Иван посмотрел на Марию.
– Что ты понимаешь под строгостью?
– А то, что врагов надо уничтожать. Казнить всех, кто слово против тебя скажет.
– Ты предлагаешь мне извести собственный народ?
– Нет, заставить всех бояться тебя, а меня, твою жену, уважать. Ты сегодня унизил меня пред купцами. Что они сейчас на Москве скажут? Вот какой у нас царь, заступник, защитник, а супруга у него так себе. Он вон взял и бросил ее в грязь.
– Сама виновата. Нечего было на людей лаяться да кнутом размахивать.
– Ладно, пусть виновата, но ты должен был поддержать меня.
– Чтобы ты при мне купца кнутом не за что угостила? Тому, Мария, не бывать. Слово, данное при людях, я сдержу. Помни об этом.
– Эх, царь! – Мария вздохнула. – Если бы ты хоть немного слушал мои советы, то и Русь стала бы другой. Не понимаю! Бояре чинят заговоры против тебя. Наместники в отдельных областях открыто проявляют своеволие. Прямо здесь княгиня Ефросинья с сыном своим плетут сети смуты. Сколько зла они тебе принесли, а ты всех прощаешь, если наказываешь, то вскоре снимаешь опалу. Вот изменники и берутся за прежнее. Почему ты не казнил Адашева, Сильвестра, Ефросинью и Владимира? Отрубил бы им головы на лобном месте при всем народе, так другие крепко задумались бы. Вот твоя мать Елена Глинская, та правила верно. Она врагов не щадила, да вот только не успела всех извести. А ты их прощаешь.
Иван поднялся.
– Все сказала?
– Все! Теперь хоть казни, хоть милуй.
– Если все, то о сказанном забудь и впредь не лезь в мои дела.
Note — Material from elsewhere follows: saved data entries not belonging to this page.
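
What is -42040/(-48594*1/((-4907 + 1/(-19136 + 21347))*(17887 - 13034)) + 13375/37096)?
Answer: -5131978868302510720/44262902146129 ≈ -1.1594e+5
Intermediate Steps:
-42040/(-48594*1/((-4907 + 1/(-19136 + 21347))*(17887 - 13034)) + 13375/37096) = -42040/(-48594*1/(4853*(-4907 + 1/2211)) + 13375*(1/37096)) = -42040/(-48594*1/(4853*(-4907 + 1/2211)) + 13375/37096) = -42040/(-48594/((-10849376/2211*4853)) + 13375/37096) = -42040/(-48594/(-52652021728/2211) + 13375/37096) = -42040/(-48594*(-2211/52652021728) + 13375/37096) = -42040/(53720667/26326010864 + 13375/37096) = -42040/44262902146129/122073712376368 = -42040*122073712376368/44262902146129 = -5131978868302510720/44262902146129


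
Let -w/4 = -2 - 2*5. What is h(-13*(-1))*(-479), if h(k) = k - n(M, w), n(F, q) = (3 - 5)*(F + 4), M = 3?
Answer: -12933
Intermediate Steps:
w = 48 (w = -4*(-2 - 2*5) = -4*(-2 - 10) = -4*(-12) = 48)
n(F, q) = -8 - 2*F (n(F, q) = -2*(4 + F) = -8 - 2*F)
h(k) = 14 + k (h(k) = k - (-8 - 2*3) = k - (-8 - 6) = k - 1*(-14) = k + 14 = 14 + k)
h(-13*(-1))*(-479) = (14 - 13*(-1))*(-479) = (14 + 13)*(-479) = 27*(-479) = -12933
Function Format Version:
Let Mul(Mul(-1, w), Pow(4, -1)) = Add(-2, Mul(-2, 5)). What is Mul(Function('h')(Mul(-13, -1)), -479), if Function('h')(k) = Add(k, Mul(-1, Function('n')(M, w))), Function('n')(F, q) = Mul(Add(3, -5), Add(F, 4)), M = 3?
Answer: -12933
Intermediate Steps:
w = 48 (w = Mul(-4, Add(-2, Mul(-2, 5))) = Mul(-4, Add(-2, -10)) = Mul(-4, -12) = 48)
Function('n')(F, q) = Add(-8, Mul(-2, F)) (Function('n')(F, q) = Mul(-2, Add(4, F)) = Add(-8, Mul(-2, F)))
Function('h')(k) = Add(14, k) (Function('h')(k) = Add(k, Mul(-1, Add(-8, Mul(-2, 3)))) = Add(k, Mul(-1, Add(-8, -6))) = Add(k, Mul(-1, -14)) = Add(k, 14) = Add(14, k))
Mul(Function('h')(Mul(-13, -1)), -479) = Mul(Add(14, Mul(-13, -1)), -479) = Mul(Add(14, 13), -479) = Mul(27, -479) = -12933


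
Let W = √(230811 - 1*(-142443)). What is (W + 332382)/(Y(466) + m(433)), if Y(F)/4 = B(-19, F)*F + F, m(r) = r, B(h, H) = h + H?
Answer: 332382/835505 + √373254/835505 ≈ 0.39855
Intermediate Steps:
B(h, H) = H + h
W = √373254 (W = √(230811 + 142443) = √373254 ≈ 610.95)
Y(F) = 4*F + 4*F*(-19 + F) (Y(F) = 4*((F - 19)*F + F) = 4*((-19 + F)*F + F) = 4*(F*(-19 + F) + F) = 4*(F + F*(-19 + F)) = 4*F + 4*F*(-19 + F))
(W + 332382)/(Y(466) + m(433)) = (√373254 + 332382)/(4*466*(-18 + 466) + 433) = (332382 + √373254)/(4*466*448 + 433) = (332382 + √373254)/(835072 + 433) = (332382 + √373254)/835505 = (332382 + √373254)*(1/835505) = 332382/835505 + √373254/835505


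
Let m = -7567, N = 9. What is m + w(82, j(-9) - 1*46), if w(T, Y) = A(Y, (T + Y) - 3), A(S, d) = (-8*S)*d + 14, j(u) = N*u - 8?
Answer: -68033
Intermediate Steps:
j(u) = -8 + 9*u (j(u) = 9*u - 8 = -8 + 9*u)
A(S, d) = 14 - 8*S*d (A(S, d) = -8*S*d + 14 = 14 - 8*S*d)
w(T, Y) = 14 - 8*Y*(-3 + T + Y) (w(T, Y) = 14 - 8*Y*((T + Y) - 3) = 14 - 8*Y*(-3 + T + Y))
m + w(82, j(-9) - 1*46) = -7567 + (14 - 8*((-8 + 9*(-9)) - 1*46)*(-3 + 82 + ((-8 + 9*(-9)) - 1*46))) = -7567 + (14 - 8*((-8 - 81) - 46)*(-3 + 82 + ((-8 - 81) - 46))) = -7567 + (14 - 8*(-89 - 46)*(-3 + 82 + (-89 - 46))) = -7567 + (14 - 8*(-135)*(-3 + 82 - 135)) = -7567 + (14 - 8*(-135)*(-56)) = -7567 + (14 - 60480) = -7567 - 60466 = -68033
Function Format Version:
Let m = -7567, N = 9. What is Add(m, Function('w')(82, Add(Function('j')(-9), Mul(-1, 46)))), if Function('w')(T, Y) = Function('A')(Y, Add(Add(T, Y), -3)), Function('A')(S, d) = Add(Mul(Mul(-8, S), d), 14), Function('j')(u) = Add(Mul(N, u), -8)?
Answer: -68033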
Я буду править так, как считаю нужным, и советы твои мне не требуются. Ты же по возвращении в Москву, покуда места своего не поймешь, из Кремля ни ногой. Дальше видно будет. Таков мой ответ, царица Мария Темрюковна.
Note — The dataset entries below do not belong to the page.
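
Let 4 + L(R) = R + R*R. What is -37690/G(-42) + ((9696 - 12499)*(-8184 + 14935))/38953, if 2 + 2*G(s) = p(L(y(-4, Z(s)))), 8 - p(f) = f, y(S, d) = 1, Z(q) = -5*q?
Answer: -771915391/77906 ≈ -9908.3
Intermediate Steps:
L(R) = -4 + R + R² (L(R) = -4 + (R + R*R) = -4 + (R + R²) = -4 + R + R²)
p(f) = 8 - f
G(s) = 4 (G(s) = -1 + (8 - (-4 + 1 + 1²))/2 = -1 + (8 - (-4 + 1 + 1))/2 = -1 + (8 - 1*(-2))/2 = -1 + (8 + 2)/2 = -1 + (½)*10 = -1 + 5 = 4)
-37690/G(-42) + ((9696 - 12499)*(-8184 + 14935))/38953 = -37690/4 + ((9696 - 12499)*(-8184 + 14935))/38953 = -37690*¼ - 2803*6751*(1/38953) = -18845/2 - 18923053*1/38953 = -18845/2 - 18923053/38953 = -771915391/77906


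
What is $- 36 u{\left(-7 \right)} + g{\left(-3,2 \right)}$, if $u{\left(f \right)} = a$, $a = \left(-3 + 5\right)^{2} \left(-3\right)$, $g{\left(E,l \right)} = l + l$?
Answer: $436$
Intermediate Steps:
$g{\left(E,l \right)} = 2 l$
$a = -12$ ($a = 2^{2} \left(-3\right) = 4 \left(-3\right) = -12$)
$u{\left(f \right)} = -12$
$- 36 u{\left(-7 \right)} + g{\left(-3,2 \right)} = \left(-36\right) \left(-12\right) + 2 \cdot 2 = 432 + 4 = 436$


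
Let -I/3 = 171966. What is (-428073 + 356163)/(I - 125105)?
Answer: 71910/641003 ≈ 0.11218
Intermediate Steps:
I = -515898 (I = -3*171966 = -515898)
(-428073 + 356163)/(I - 125105) = (-428073 + 356163)/(-515898 - 125105) = -71910/(-641003) = -71910*(-1/641003) = 71910/641003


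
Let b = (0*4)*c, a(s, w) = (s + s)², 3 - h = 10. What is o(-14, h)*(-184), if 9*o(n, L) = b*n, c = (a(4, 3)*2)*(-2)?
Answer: 0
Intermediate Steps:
h = -7 (h = 3 - 1*10 = 3 - 10 = -7)
a(s, w) = 4*s² (a(s, w) = (2*s)² = 4*s²)
c = -256 (c = ((4*4²)*2)*(-2) = ((4*16)*2)*(-2) = (64*2)*(-2) = 128*(-2) = -256)
b = 0 (b = (0*4)*(-256) = 0*(-256) = 0)
o(n, L) = 0 (o(n, L) = (0*n)/9 = (⅑)*0 = 0)
o(-14, h)*(-184) = 0*(-184) = 0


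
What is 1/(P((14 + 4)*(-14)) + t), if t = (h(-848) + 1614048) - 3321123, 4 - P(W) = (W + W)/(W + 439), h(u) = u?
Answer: -187/319380349 ≈ -5.8551e-7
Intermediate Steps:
P(W) = 4 - 2*W/(439 + W) (P(W) = 4 - (W + W)/(W + 439) = 4 - 2*W/(439 + W))
t = -1707923 (t = (-848 + 1614048) - 3321123 = 1613200 - 3321123 = -1707923)
1/(P((14 + 4)*(-14)) + t) = 1/(2*(878 + (14 + 4)*(-14))/(439 + (14 + 4)*(-14)) - 1707923) = 1/(2*(878 + 18*(-14))/(439 + 18*(-14)) - 1707923) = 1/(2*(878 - 252)/(439 - 252) - 1707923) = 1/(2*626/187 - 1707923) = 1/(2*(1/187)*626 - 1707923) = 1/(1252/187 - 1707923) = 1/(-319380349/187) = -187/319380349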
– Может, ты и спать со мной, дикой кабардинкой, перестанешь?
– Супружеский долг исполнять буду, но на любовь мою не рассчитывай. Нет ее. А теперь ступай и распорядись, чтобы стража готовилась к отъезду в Москву. После обеденной молитвы и трапезы тронемся.
Мария фыркнула дикой кошкой и вышла из палаты.
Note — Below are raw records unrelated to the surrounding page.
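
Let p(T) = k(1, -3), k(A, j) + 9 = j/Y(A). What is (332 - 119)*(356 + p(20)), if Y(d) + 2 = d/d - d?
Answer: 148461/2 ≈ 74231.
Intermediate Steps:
Y(d) = -1 - d (Y(d) = -2 + (d/d - d) = -2 + (1 - d) = -1 - d)
k(A, j) = -9 + j/(-1 - A)
p(T) = -15/2 (p(T) = (-9 - 1*(-3) - 9*1)/(1 + 1) = (-9 + 3 - 9)/2 = (½)*(-15) = -15/2)
(332 - 119)*(356 + p(20)) = (332 - 119)*(356 - 15/2) = 213*(697/2) = 148461/2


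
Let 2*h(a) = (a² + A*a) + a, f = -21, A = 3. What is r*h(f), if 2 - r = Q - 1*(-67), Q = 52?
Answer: -41769/2 ≈ -20885.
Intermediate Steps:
h(a) = a²/2 + 2*a (h(a) = ((a² + 3*a) + a)/2 = (a² + 4*a)/2 = a²/2 + 2*a)
r = -117 (r = 2 - (52 - 1*(-67)) = 2 - (52 + 67) = 2 - 1*119 = 2 - 119 = -117)
r*h(f) = -117*(-21)*(4 - 21)/2 = -117*(-21)*(-17)/2 = -117*357/2 = -41769/2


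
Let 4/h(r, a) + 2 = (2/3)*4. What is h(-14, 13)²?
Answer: 36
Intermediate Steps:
h(r, a) = 6 (h(r, a) = 4/(-2 + (2/3)*4) = 4/(-2 + (2*(⅓))*4) = 4/(-2 + (⅔)*4) = 4/(-2 + 8/3) = 4/(⅔) = 4*(3/2) = 6)
h(-14, 13)² = 6² = 36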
Царь же достал из-под рубахи образок с изображением Анастасии и сказал:
– Видишь, Настенька, как плохо мне без тебя! Во дворец хоть не ходи. Видеть эту особу не могу, но должен спать с ней. Ты все понимаешь и простишь меня. За детей не волнуйся, живы и здоровы они, слава Богу. Эх, Настя, недолог был наш счастливый брак. Лиходеи разлучили нас. Они не только тебя, но и меня убили. Но я должен править государством, закончить все задуманное, оставить детям нашим, царевичу Ивану сильное, процветающее государство. Потом приду к тебе. Мы снова будем вместе, с нашими детишками, которые без времени покинули нас. Я люблю тебя, Настенька. Так будет до гроба. Прости. – Иван поцеловал образ, спрятал его под рубаху и почувствовал, что голова словно свинцом наливается.
Неужто опять приступ? Он не взял с собой лекарство, сделанное Куртом. До Москвы далече, а тут помощь оказать некому.
Но обошлось. Голова прошла.
Начальник стражи доложил о готовности к отъезду. После молитвы и трапезы царь двинулся к Москве и в третьем часу вошел в палату.
К нему тут же явился Курт Рингер.
– Прости, государь, но почему ты не предупредил меня, что покидаешь Москву? Я пока не советовал бы тебе уезжать так далеко и надолго.
– А если будет срочная потребность?
– Тогда я должен сопровождать тебя. Сегодня здоровье не подвело?
– На мгновенье голова будто свинцом налилась. Но отступило.
– Вот видишь! А коли приступ? Кто помог бы тебе?
Иван улыбнулся.
– Тебя доставили бы из Москвы.
– Не надо так больше делать, Иван Васильевич!
– Хорошо, не буду. Без тебя никуда.
– Тебе все шуточки, а я места себе не находил, узнав, что ты выехал из Москвы.
– Беспокоишься за меня?
– Странный вопрос, государь. Я за тебя готов жизнь положить!
– Не обижайся, Курт, скажи лучше, кто тебя нашим старинным словам научил?
– Федот Борзов постарался.
– Кстати, как он познает твою науку?
– Как песок воду знания в себя впитывает. Очень хороший лекарь будет, причем совсем скоро.
– А другие?
– Тоже весьма усердны в учебе. Русский народ очень любознательный и тянется к знаниям. Поэтому Россия и станет самой просвещенной державой в Европе. Я в этом не сомневаюсь.